11.2.4 MOSFETによる大電力制御
GPIO の制約事項
LEDが数個ならそのままGPIOにつないで問題なく光る、という体験をすると、モーターも同じように動かせるはずだと思い込みたくなります。実際には、Raspberry Pi の GPIO ポートには、全体で流せる電流の上限が決められています。
- 合計 50mA
- 3.3 V
小さな LED 数個であればこの条件内に収まりますが、モーターやソレノイド、パワー LED など電流を多く消費するデバイスは、直接接続して使うことができません。
MOSFET とは
電流を多く必要とするデバイスを動かすには、GPIOのわずかな電流で、別の大きな電流をオンオフする仕組みが要ります。それを担うのがMOSFETです。電界効果トランジスタ (FET) の一種で、主にスイッチング素子として利用される部品です。小さな電圧の変更で、大きな電流や電圧のオンオフを切り替えられます。
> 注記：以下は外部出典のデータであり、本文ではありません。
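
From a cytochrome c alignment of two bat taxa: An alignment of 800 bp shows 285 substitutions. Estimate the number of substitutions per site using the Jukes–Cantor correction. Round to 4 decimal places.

0.4833

p = 285/800 = 0.35625.
d = −(3/4) ln(1 − 4p/3) = −0.75 ln(1 − 0.475) = −0.75 ln(0.525)
  = −0.75 × (-0.644357) = 0.483268 substitutions/site.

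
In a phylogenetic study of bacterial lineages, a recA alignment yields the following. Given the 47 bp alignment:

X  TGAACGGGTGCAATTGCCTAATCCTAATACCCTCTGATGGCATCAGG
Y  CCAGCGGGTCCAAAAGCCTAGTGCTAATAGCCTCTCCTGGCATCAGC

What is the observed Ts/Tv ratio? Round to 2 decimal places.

0.33

Transitions are A↔G and C↔T; transversions are all other mismatches.
Transitions: 3. Transversions: 9.
R = 3/9 = 0.333333… ≈ 0.33 (to 2 d.p.).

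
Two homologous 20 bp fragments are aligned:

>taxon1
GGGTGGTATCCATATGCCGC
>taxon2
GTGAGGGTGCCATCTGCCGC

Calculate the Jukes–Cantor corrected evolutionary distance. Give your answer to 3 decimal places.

0.383

The sequences differ at 6 of 20 sites (2, 4, 7, 8, 9, 14), so p = 6/20 = 0.3.
d = −(3/4) ln(1 − 4p/3) = −0.75 ln(1 − 0.4) = −0.75 ln(0.6)
  = −0.75 × (-0.510826) = 0.383120 substitutions/site.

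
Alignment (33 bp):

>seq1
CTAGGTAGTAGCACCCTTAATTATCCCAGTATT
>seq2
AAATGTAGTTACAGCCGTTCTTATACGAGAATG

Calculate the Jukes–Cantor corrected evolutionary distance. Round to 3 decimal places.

The sequences differ at 13 of 33 sites, so p = 13/33 ≈ 0.393939.
d = −(3/4) ln(1 − 4p/3) = −0.75 ln(1 − 0.525252) = −0.75 ln(0.474748)
  = −0.75 × (-0.744971) = 0.558728 substitutions/site.

0.559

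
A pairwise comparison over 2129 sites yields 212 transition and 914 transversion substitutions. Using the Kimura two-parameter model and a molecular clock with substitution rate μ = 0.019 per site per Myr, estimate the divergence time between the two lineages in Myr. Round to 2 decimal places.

P = 212/2129 ≈ 0.099577 and Q = 914/2129 ≈ 0.42931.
Under the Kimura two-parameter model, d = −½ ln(1 − 2P − Q) − ¼ ln(1 − 2Q).
1 − 2P − Q = 0.371536, giving −½ ln(0.371536) = 0.495055.
1 − 2Q = 0.14138, giving −¼ ln(0.14138) = 0.489076.
d = 0.495055 + 0.489076 = 0.984131.
Under a molecular clock d = 2μt, so t = d/(2μ) = 0.984131 / (2 × 0.019) = 25.90 Myr.

25.90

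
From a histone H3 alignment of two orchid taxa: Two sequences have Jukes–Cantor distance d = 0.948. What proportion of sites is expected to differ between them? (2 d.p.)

0.54

p = (3/4)(1 − e^(−4d/3)) = 0.75 × (1 − e^(-1.264)) = 0.75 × (1 − 0.282522) = 0.538109.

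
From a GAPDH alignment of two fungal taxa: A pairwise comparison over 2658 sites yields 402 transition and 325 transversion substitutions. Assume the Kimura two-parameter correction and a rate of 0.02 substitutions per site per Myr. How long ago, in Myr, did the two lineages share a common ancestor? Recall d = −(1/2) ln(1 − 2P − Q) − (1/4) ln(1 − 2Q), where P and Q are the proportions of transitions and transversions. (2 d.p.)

P = 402/2658 ≈ 0.151242 and Q = 325/2658 ≈ 0.122272.
Under the Kimura two-parameter model, d = −½ ln(1 − 2P − Q) − ¼ ln(1 − 2Q).
1 − 2P − Q = 0.575244, giving −½ ln(0.575244) = 0.276480.
1 − 2Q = 0.755456, giving −¼ ln(0.755456) = 0.070108.
d = 0.276480 + 0.070108 = 0.346588.
Under a molecular clock d = 2μt, so t = d/(2μ) = 0.346588 / (2 × 0.02) = 8.66 Myr.

8.66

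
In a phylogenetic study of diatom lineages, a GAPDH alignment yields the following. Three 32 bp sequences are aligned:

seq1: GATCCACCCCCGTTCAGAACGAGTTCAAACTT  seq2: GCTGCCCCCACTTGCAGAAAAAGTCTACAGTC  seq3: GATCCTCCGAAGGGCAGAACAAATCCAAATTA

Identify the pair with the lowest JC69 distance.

seq1–seq2: 13/32 differ, p = 0.406, d = 0.585.
seq1–seq3: 11/32 differ, p = 0.344, d = 0.460.
seq2–seq3: 13/32 differ, p = 0.406, d = 0.585.
The smallest distance is between seq1 and seq3.

seq1 and seq3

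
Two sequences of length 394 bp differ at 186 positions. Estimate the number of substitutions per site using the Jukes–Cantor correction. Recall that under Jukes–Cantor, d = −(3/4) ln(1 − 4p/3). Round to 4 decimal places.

0.7446

p = 186/394 ≈ 0.472081.
d = −(3/4) ln(1 − 4p/3) = −0.75 ln(1 − 0.629441) = −0.75 ln(0.370559)
  = −0.75 × (-0.992743) = 0.744557 substitutions/site.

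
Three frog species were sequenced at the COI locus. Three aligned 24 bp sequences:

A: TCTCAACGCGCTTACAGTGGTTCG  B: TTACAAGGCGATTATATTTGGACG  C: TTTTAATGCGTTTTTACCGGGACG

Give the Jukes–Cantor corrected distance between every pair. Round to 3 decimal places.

A–B: 9/24 sites differ → p = 0.375, d = −0.75 ln(1 − 0.5) = 0.519860 ≈ 0.520.
A–C: 10/24 sites differ → p ≈ 0.416667, d = −0.75 ln(1 − 0.555556) = 0.608198 ≈ 0.608.
B–C: 8/24 sites differ → p ≈ 0.333333, d = −0.75 ln(1 − 0.444444) = 0.440839 ≈ 0.441.

d(A,B) = 0.520, d(A,C) = 0.608, d(B,C) = 0.441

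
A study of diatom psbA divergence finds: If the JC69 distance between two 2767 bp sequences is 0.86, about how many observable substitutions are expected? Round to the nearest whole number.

Invert JC69: p = (3/4)(1 − e^(−4d/3)) = 0.75 × (1 − e^(-1.146667)) = 0.75 × (1 − 0.317694) = 0.511730.
Expected differing sites = pL ≈ 0.511730 × 2767 = 1415.95691 ≈ 1416.

1416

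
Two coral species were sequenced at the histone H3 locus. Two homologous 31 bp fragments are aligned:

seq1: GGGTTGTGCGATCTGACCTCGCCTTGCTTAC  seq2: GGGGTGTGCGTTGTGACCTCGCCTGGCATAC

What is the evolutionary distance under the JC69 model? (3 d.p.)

The sequences differ at 5 of 31 sites (4, 11, 13, 25, 28), so p = 5/31 ≈ 0.16129.
d = −(3/4) ln(1 − 4p/3) = −0.75 ln(1 − 0.215053) = −0.75 ln(0.784947)
  = −0.75 × (-0.242139) = 0.181604 substitutions/site.

0.182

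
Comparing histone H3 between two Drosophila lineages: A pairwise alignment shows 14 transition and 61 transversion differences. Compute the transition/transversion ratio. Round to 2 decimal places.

R = 14/61 = 0.229508… ≈ 0.23 (to 2 d.p.).

0.23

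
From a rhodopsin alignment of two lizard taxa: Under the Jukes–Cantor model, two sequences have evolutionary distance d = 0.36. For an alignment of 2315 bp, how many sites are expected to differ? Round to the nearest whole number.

Invert JC69: p = (3/4)(1 − e^(−4d/3)) = 0.75 × (1 − e^(-0.48)) = 0.75 × (1 − 0.618783) = 0.285913.
Expected differing sites = pL ≈ 0.285913 × 2315 = 661.888595 ≈ 662.

662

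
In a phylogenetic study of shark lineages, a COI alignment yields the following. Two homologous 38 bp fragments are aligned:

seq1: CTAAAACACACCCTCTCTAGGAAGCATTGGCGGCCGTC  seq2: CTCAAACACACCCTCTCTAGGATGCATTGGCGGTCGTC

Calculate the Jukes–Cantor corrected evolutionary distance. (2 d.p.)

0.08

The sequences differ at 3 of 38 sites (3, 23, 34), so p = 3/38 ≈ 0.078947.
d = −(3/4) ln(1 − 4p/3) = −0.75 ln(1 − 0.105263) = −0.75 ln(0.894737)
  = −0.75 × (-0.111225) = 0.083419 substitutions/site.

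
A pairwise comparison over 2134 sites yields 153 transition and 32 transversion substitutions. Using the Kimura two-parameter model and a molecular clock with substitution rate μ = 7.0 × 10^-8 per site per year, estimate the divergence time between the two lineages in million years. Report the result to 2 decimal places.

P = 153/2134 ≈ 0.071696 and Q = 32/2134 ≈ 0.014995.
Under the Kimura two-parameter model, d = −½ ln(1 − 2P − Q) − ¼ ln(1 − 2Q).
1 − 2P − Q = 0.841613, giving −½ ln(0.841613) = 0.086217.
1 − 2Q = 0.97001, giving −¼ ln(0.97001) = 0.007612.
d = 0.086217 + 0.007612 = 0.093829.
Under a molecular clock d = 2μt, so t = d/(2μ) = 0.093829 / (2 × 7.0 × 10^-8) = 0.67 million years.

0.67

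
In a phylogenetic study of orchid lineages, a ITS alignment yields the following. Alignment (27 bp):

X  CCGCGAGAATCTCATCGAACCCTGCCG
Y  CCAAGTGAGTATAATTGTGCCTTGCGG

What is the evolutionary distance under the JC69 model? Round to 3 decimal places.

The sequences differ at 11 of 27 sites, so p = 11/27 ≈ 0.407407.
d = −(3/4) ln(1 − 4p/3) = −0.75 ln(1 − 0.543209) = −0.75 ln(0.456791)
  = −0.75 × (-0.783529) = 0.587647 substitutions/site.

0.588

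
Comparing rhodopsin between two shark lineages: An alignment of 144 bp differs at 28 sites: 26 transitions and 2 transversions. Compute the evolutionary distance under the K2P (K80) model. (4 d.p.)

0.2420

P = 26/144 ≈ 0.180556 and Q = 2/144 ≈ 0.013889.
Under the Kimura two-parameter model, d = −½ ln(1 − 2P − Q) − ¼ ln(1 − 2Q).
1 − 2P − Q = 0.624999, giving −½ ln(0.624999) = 0.235003.
1 − 2Q = 0.972222, giving −¼ ln(0.972222) = 0.007043.
d = 0.235003 + 0.007043 = 0.242046.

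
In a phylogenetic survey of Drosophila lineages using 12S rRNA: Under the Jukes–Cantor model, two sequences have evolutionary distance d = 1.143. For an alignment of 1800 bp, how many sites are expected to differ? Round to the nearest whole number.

1056

Invert JC69: p = (3/4)(1 − e^(−4d/3)) = 0.75 × (1 − e^(-1.524)) = 0.75 × (1 − 0.217839) = 0.586621.
Expected differing sites = pL ≈ 0.586621 × 1800 = 1055.9178 ≈ 1056.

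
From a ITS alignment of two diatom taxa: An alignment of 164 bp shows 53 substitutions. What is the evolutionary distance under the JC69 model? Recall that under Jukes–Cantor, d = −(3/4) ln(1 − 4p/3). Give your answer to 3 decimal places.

0.423

p = 53/164 ≈ 0.323171.
d = −(3/4) ln(1 − 4p/3) = −0.75 ln(1 − 0.430895) = −0.75 ln(0.569105)
  = −0.75 × (-0.563690) = 0.422768 substitutions/site.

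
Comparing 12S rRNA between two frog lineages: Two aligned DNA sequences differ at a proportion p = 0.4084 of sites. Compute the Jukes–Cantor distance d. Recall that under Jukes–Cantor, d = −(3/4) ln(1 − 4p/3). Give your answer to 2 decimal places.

0.59

d = −(3/4) ln(1 − 4p/3) = −0.75 ln(1 − 0.544533) = −0.75 ln(0.455467)
  = −0.75 × (-0.786432) = 0.589824 substitutions/site.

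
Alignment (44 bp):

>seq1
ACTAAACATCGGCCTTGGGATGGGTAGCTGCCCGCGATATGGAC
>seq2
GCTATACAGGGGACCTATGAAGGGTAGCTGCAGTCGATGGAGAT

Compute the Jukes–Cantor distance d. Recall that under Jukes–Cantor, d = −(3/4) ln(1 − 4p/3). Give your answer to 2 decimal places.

The sequences differ at 16 of 44 sites, so p = 16/44 ≈ 0.363636.
d = −(3/4) ln(1 − 4p/3) = −0.75 ln(1 − 0.484848) = −0.75 ln(0.515152)
  = −0.75 × (-0.663293) = 0.497470 substitutions/site.

0.50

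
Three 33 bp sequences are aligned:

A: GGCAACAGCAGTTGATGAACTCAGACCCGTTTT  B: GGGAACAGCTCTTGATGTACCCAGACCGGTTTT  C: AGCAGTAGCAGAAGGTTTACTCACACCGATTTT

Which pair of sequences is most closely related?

A–B: 6/33 differ, p = 0.182, d = 0.208.
A–C: 11/33 differ, p = 0.333, d = 0.441.
B–C: 13/33 differ, p = 0.394, d = 0.559.
The smallest distance is between A and B.

A and B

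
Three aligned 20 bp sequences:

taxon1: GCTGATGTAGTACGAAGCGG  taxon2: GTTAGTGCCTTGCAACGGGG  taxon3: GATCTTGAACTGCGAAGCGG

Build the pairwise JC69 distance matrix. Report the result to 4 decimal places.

taxon1–taxon2: 10/20 sites differ → p = 0.5, d = −0.75 ln(1 − 0.666667) = 0.823960 ≈ 0.8240.
taxon1–taxon3: 6/20 sites differ → p = 0.3, d = −0.75 ln(1 − 0.4) = 0.383119 ≈ 0.3831.
taxon2–taxon3: 9/20 sites differ → p = 0.45, d = −0.75 ln(1 − 0.6) = 0.687218 ≈ 0.6872.

d(taxon1,taxon2) = 0.8240, d(taxon1,taxon3) = 0.3831, d(taxon2,taxon3) = 0.6872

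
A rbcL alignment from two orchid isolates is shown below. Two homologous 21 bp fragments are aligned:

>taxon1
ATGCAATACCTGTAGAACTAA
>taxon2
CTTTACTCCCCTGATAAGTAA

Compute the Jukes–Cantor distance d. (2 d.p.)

The sequences differ at 10 of 21 sites (1, 3, 4, 6, 8, 11, 12, 13, 15, 18), so p = 10/21 ≈ 0.47619.
d = −(3/4) ln(1 − 4p/3) = −0.75 ln(1 − 0.63492) = −0.75 ln(0.36508)
  = −0.75 × (-1.007639) = 0.755729 substitutions/site.

0.76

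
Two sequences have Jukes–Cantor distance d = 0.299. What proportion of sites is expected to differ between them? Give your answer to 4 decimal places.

p = (3/4)(1 − e^(−4d/3)) = 0.75 × (1 − e^(-0.398667)) = 0.75 × (1 − 0.671214) = 0.246590.

0.2466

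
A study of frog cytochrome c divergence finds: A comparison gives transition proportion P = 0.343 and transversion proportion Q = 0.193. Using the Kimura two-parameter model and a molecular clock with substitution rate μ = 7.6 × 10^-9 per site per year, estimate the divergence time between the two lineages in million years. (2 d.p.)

77.49

Under the Kimura two-parameter model, d = −½ ln(1 − 2P − Q) − ¼ ln(1 − 2Q).
1 − 2P − Q = 0.121, giving −½ ln(0.121) = 1.055982.
1 − 2Q = 0.614, giving −¼ ln(0.614) = 0.121940.
d = 1.055982 + 0.121940 = 1.177922.
Under a molecular clock d = 2μt, so t = d/(2μ) = 1.177922 / (2 × 7.6 × 10^-9) = 77.49 million years.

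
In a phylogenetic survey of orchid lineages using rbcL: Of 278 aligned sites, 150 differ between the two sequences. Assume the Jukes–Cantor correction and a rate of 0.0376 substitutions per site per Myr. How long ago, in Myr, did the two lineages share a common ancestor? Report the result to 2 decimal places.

p = 150/278 ≈ 0.539568.
d = −(3/4) ln(1 − 4p/3) = −0.75 ln(1 − 0.719424) = −0.75 ln(0.280576)
  = −0.75 × (-1.270911) = 0.953183 substitutions/site.
Under a molecular clock d = 2μt, so t = d/(2μ) = 0.953183 / (2 × 0.0376) = 12.68 Myr.

12.68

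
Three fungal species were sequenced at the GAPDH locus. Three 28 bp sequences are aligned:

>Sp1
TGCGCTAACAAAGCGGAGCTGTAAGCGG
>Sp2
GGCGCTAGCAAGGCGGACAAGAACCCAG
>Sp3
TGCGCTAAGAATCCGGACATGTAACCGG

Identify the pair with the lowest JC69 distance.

Sp1–Sp2: 10/28 differ, p = 0.357, d = 0.485.
Sp1–Sp3: 6/28 differ, p = 0.214, d = 0.252.
Sp2–Sp3: 9/28 differ, p = 0.321, d = 0.420.
The smallest distance is between Sp1 and Sp3.

Sp1 and Sp3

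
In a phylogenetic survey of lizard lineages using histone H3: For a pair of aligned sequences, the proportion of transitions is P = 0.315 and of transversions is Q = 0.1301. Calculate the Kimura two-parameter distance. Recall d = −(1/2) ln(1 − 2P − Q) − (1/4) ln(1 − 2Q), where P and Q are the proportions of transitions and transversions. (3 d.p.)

Under the Kimura two-parameter model, d = −½ ln(1 − 2P − Q) − ¼ ln(1 − 2Q).
1 − 2P − Q = 0.2399, giving −½ ln(0.2399) = 0.713767.
1 − 2Q = 0.7398, giving −¼ ln(0.7398) = 0.075344.
d = 0.713767 + 0.075344 = 0.789111.

0.789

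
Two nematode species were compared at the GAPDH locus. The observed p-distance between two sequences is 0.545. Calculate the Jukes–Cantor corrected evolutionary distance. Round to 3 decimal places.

d = −(3/4) ln(1 − 4p/3) = −0.75 ln(1 − 0.726667) = −0.75 ln(0.273333)
  = −0.75 × (-1.297064) = 0.972798 substitutions/site.

0.973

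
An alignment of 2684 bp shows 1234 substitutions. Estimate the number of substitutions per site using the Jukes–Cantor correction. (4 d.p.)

0.7120

p = 1234/2684 ≈ 0.459762.
d = −(3/4) ln(1 − 4p/3) = −0.75 ln(1 − 0.613016) = −0.75 ln(0.386984)
  = −0.75 × (-0.949372) = 0.712029 substitutions/site.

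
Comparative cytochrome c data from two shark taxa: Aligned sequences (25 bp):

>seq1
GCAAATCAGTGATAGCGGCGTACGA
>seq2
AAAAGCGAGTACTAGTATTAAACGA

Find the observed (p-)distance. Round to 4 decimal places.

0.5200

The sequences differ at 13 of 25 positions.
p = 13/25 = 0.5200.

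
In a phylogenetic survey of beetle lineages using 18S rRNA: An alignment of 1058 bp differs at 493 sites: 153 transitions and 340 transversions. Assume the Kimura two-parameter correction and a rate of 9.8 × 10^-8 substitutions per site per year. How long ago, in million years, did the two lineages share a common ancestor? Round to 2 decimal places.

3.72

P = 153/1058 ≈ 0.144612 and Q = 340/1058 ≈ 0.321361.
Under the Kimura two-parameter model, d = −½ ln(1 − 2P − Q) − ¼ ln(1 − 2Q).
1 − 2P − Q = 0.389415, giving −½ ln(0.389415) = 0.471555.
1 − 2Q = 0.357278, giving −¼ ln(0.357278) = 0.257310.
d = 0.471555 + 0.257310 = 0.728865.
Under a molecular clock d = 2μt, so t = d/(2μ) = 0.728865 / (2 × 9.8 × 10^-8) = 3.72 million years.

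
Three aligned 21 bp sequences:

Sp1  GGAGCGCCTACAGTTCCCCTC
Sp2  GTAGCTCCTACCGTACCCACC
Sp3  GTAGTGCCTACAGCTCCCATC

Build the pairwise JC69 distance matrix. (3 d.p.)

d(Sp1,Sp2) = 0.360, d(Sp1,Sp3) = 0.220, d(Sp2,Sp3) = 0.360

Sp1–Sp2: 6/21 sites differ → p ≈ 0.285714, d = −0.75 ln(1 − 0.380952) = 0.359679 ≈ 0.360.
Sp1–Sp3: 4/21 sites differ → p ≈ 0.190476, d = −0.75 ln(1 − 0.253968) = 0.219740 ≈ 0.220.
Sp2–Sp3: 6/21 sites differ → p ≈ 0.285714, d = −0.75 ln(1 − 0.380952) = 0.359679 ≈ 0.360.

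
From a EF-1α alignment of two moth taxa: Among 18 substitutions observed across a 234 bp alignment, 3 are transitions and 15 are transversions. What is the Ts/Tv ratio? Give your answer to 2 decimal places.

R = 3/15 = 0.20.

0.20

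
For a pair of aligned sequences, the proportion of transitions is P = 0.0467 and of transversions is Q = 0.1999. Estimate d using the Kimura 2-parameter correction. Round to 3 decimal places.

0.301

Under the Kimura two-parameter model, d = −½ ln(1 − 2P − Q) − ¼ ln(1 − 2Q).
1 − 2P − Q = 0.7067, giving −½ ln(0.7067) = 0.173575.
1 − 2Q = 0.6002, giving −¼ ln(0.6002) = 0.127623.
d = 0.173575 + 0.127623 = 0.301198.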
今回は Nch MOSFET「2SK4017」を利用します。
プルダウンの GPIO ポートを使った典型的な回路は、以下のようになります。
電源
回路図の GND 端子は、Raspberry Pi と DC 負荷用電源とで共通です。ここだけを見ると、VCC 端子も Raspberry Pi の 3.3V や 5V 端子から取れそうに思えます。ですが、VCC 端子は基本的にはそれらの端子とは別物です。DC 負荷用には、Raspberry Pi とは別に電源を用意するのが望ましいでしょう。
ミニモータを使った作例では、その消費電力が十分小さいので、例外的に Raspberry Pi の 5V 端子から電力を供給しています。